Securities Fraud Disbarment

The New York Appellate Division for the First Judicial Department held that a federal felony conviction for conspiracy to commit securities fraud triggered the automatic disbarment provisions of the law:

A conviction of a federal felony does not trigger automatic disbarment unless the offense would constitute a felony under the New York Penal Law (see Matter of Kim, 209 AD2d 127, 129 [1995]; Judiciary Law § 90[4][e]). The federal felony need not be a mirror image of the New York felony, precisely corresponding in every detail, but it must be essentially similar (Matter of Margiotta, 60 NY2d 147, 150 [1983]).

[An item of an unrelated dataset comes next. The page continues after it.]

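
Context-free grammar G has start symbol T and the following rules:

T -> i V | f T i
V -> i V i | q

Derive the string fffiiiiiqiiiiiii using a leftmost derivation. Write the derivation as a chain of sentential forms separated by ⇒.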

The underlying federal felony of conspiracy to commit securities fraud has no direct felony analog under New York law. Nevertheless, the requisite essential similarity may be established by reading the admissions made under oath during respondent's plea allocution in conjunction with the federal information.

During his plea allocution, respondent admitted that he was a consultant specializing in mergers and acquisitions of publicly traded companies. On or about December 2, 1998, respondent became a shareholder of Global Datatel, Inc. Respondent admitted that in 1999, he conspired with others to disseminate or cause the dissemination of false and misleading information about Global and its subsidiary in order to induce the investing public to purchase shares of the company. This activity caused Global's stock prices to artificially rise and its market capitalization to increase. Respondent further admitted that his actions were designed to violate federal securities laws for the purpose of enriching himself and others.

Here, respondent's admitted conduct would constitute a class E felony under General Business Law § 352-c(5) or (6) which both involve fraud in inducing or promoting the sale or purchase of securities. Automatic disbarment is, therefore, proper.